There are a number of ways I could answer the question, “What are Exchange Traded Funds?“, but the most convenient is to say they are similar to mutual funds but with lower costs and greater convenience.

For individual investors Exchange Traded Funds (ETFs) are closed-end funds. This means they have lower administration costs than if they had to frequently create and redeem units like mutual funds. Costs savings don’t end there.

Traditionally, individual investors have been disadvantaged by investment spreads – the difference (sometimes large) between the quoted buy and sell price for an investment. ETFs have very small spreads. The expense ratio of ETF ownership – typically 0.1 to 1 percent is very low compared with a typical mutual fund.

Keeping expenses low is the easiest way to turn a mediocre investment performance into a worthwhile performance. Let’s say you and a friend invest $10,000 in a sector which, over 25 years delivers an average return of 8 percent annually.

Your friend invests through a mutual fund with fees at 3%. You invest using an ETF with fees at 0.2%.

At the end of the investment period, your investment will be worth $65,384. Your friend’s will only be worth $33,864.

Isn’t that enough incentive to chase low fee investments?

Most ETFs track an index, such as the S&P 500 or NASDAQ. You can buy an ETF if you think its associated index is going to rise. Inverse ETFs permit you to bet against an index. Alternatively, you can sell ETFs short, just as you would an individual stock. ETFs trade at roughly the same price as the value of the assets in the underlying index.
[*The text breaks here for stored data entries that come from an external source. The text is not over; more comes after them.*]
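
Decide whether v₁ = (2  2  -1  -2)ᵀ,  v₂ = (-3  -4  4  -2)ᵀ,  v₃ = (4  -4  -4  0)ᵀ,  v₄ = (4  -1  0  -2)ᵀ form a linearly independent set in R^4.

Form the 4×4 matrix with these as columns; its determinant is 264.
A nonzero determinant means the columns are linearly independent.

linearly independent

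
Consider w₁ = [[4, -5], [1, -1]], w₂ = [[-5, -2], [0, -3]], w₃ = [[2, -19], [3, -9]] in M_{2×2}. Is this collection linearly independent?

linearly dependent

Take coordinates with respect to the standard basis {E₁₁, E₁₂, E₂₁, E₂₂}.
Place the vectors as rows of a 3×4 matrix and reduce to echelon form.
The reduction yields 2 nonzero rows, so the rank is 2.
Since rank 2 < 3, the set is linearly dependent.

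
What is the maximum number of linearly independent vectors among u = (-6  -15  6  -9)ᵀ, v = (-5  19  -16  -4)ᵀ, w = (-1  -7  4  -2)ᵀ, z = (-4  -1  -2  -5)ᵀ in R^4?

2

Form the matrix with u, v, w, z as columns and reduce.
There are 2 pivot columns, so rank = 2.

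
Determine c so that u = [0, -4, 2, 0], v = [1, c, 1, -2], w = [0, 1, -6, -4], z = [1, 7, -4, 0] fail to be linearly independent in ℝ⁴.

The vectors are dependent exactly when the determinant of the matrix with rows u, v, w, z vanishes.
Expanding, det = -8*c - 68.
This vanishes exactly when c = -17/2.

c = -17/2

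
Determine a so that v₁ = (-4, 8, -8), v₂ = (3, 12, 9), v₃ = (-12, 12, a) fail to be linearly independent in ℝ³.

Dependence holds iff the 3×3 matrix [v₁ v₂ v₃] is singular.
The determinant works out to -72*a - 1872.
Setting this to zero gives a = -26.

a = -26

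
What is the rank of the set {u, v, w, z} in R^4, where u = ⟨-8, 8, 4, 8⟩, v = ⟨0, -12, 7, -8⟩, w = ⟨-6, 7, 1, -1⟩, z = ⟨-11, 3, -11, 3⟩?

rank 4

Form the matrix with u, v, w, z as columns and reduce.
Exactly 4 pivots survive; hence the rank is 4.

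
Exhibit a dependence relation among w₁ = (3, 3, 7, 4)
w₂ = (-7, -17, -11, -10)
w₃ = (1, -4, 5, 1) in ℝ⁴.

3w₁ + w₂ - 2w₃ = 0

Solve the homogeneous system with w₁, w₂, w₃ as columns by row-reducing the coefficient matrix.
The free variable yields coefficients (3, 1, -2) (any nonzero multiple also works).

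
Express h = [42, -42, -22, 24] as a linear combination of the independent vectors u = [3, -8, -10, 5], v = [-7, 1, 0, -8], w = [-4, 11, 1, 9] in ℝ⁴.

h = 2u - 4v - 2w

Since u, v, w are independent, the coefficients expressing h are uniquely determined by a linear system.
The system has the unique solution (a₁, a₂, a₃) = (2, -4, -2).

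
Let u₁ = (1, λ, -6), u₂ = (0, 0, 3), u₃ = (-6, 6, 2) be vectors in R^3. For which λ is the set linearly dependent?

λ = -1

The vectors are dependent exactly when the determinant of the matrix with rows u₁, u₂, u₃ vanishes.
The determinant works out to -18*λ - 18.
Solving -18*λ - 18 = 0 yields λ = -1.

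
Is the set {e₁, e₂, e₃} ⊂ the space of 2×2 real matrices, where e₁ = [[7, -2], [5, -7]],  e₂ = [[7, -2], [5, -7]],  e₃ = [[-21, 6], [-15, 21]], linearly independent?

Write each element as a coordinate vector in ℝ⁴ using {E₁₁, E₁₂, E₂₁, E₂₂}.
Two of the vectors are equal, giving an immediate dependence.

linearly dependent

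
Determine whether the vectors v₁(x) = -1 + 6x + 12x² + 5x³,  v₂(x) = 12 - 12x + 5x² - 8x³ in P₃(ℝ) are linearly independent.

linearly independent

Write each element as a coordinate vector in ℝ⁴ using {1, x, …, x³}.
Place the vectors as rows of a 2×4 matrix and reduce to echelon form.
The reduction yields 2 nonzero rows, so the rank is 2.
Since rank = 2 (the number of vectors), the set is linearly independent.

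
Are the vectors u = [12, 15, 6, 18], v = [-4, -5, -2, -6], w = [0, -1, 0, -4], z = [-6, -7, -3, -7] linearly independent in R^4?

linearly dependent

Row-reduce the matrix whose columns are u, v, w, z.
The reduction yields 2 nonzero rows, so the rank is 2.
Since rank 2 < 4, the set is linearly dependent.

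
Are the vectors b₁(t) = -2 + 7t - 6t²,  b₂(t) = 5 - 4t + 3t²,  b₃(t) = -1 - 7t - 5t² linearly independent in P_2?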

Since 2008 the SEC has allowed the creation of actively managed ETFs – the active management results, of course, in higher fees.

You can buy and sell ETFs at any time the stock market is open, unlike mutual funds which are only traded at the market close.

ETFs are becoming an increasingly popular investment because of low costs, liquidity and tax efficiency. They also offer individual investors the chance to diversify in ways that would previously have been beyond their reach.

There are now hundreds of ETFs from which investors may choose their preferred geographical region and their preferred investment vehicle from stock ETFs, bond ETFs, commodities, currencies, futures, etc.

If you have been thinking about investment in a mutual fund or diversifying your portfolio, exchange traded funds are worth looking at.